Aucun Barack Obama, non plus, dont le soutien mondial autour de sa toute première campagne a principalement été motivé par l’envie de voir à la Maison-Blanche un président noir avec un beau sourire – oui, la mâchoire est clairement un pattern.
Aucun changement de garde-robe aussi pour Pierre Poilievre, chef du Parti conservateur qui, depuis l’été 2023, semble tester si certaines de ses idées passent mieux lorsque la personne qui les formule porte un blazer et des lunettes de soleil.
retenons donc que la beauté est superficielle, mais que si elle permet un pont de l’emballage au contenu, cette superficialité devient alors essentielle, même en politique.

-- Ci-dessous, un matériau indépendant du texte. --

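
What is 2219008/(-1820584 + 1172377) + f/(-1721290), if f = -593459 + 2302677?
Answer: -2463741676223/557876113515 ≈ -4.4163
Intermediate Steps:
f = 1709218
2219008/(-1820584 + 1172377) + f/(-1721290) = 2219008/(-1820584 + 1172377) + 1709218/(-1721290) = 2219008/(-648207) + 1709218*(-1/1721290) = 2219008*(-1/648207) - 854609/860645 = -2219008/648207 - 854609/860645 = -2463741676223/557876113515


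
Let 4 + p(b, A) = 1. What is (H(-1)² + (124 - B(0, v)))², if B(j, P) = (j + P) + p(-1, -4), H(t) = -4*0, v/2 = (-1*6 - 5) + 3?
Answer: 20449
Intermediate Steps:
p(b, A) = -3 (p(b, A) = -4 + 1 = -3)
v = -16 (v = 2*((-1*6 - 5) + 3) = 2*((-6 - 5) + 3) = 2*(-11 + 3) = 2*(-8) = -16)
H(t) = 0
B(j, P) = -3 + P + j (B(j, P) = (j + P) - 3 = (P + j) - 3 = -3 + P + j)
(H(-1)² + (124 - B(0, v)))² = (0² + (124 - (-3 - 16 + 0)))² = (0 + (124 - 1*(-19)))² = (0 + (124 + 19))² = (0 + 143)² = 143² = 20449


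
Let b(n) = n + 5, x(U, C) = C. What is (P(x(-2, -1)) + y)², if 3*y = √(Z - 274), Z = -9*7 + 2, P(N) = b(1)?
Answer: (18 + I*√335)²/9 ≈ -1.2222 + 73.212*I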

On élit rarement quelqu’un pour sa seule beauté, toutefois, mais plutôt pour ce qu’elle provoque en soi et pour l’image flatteuse qu’elle renvoie au monde. Dans le cas de Justin Trudeau, cette image était avant tout celle d’un Canada aux yeux suffisamment doux pour que le reste du monde ne suspecte l’existence d’autre chose.
Jusqu’à maintenant.
« Il a un visage qui pourrait gagner une élection présidentielle… attends, est-ce qu’il est président? », doute soudainement Bouchra, avant de s’absenter pour interroger Google et revenir, catastrophée : « Ils n’en ont pas ?! ».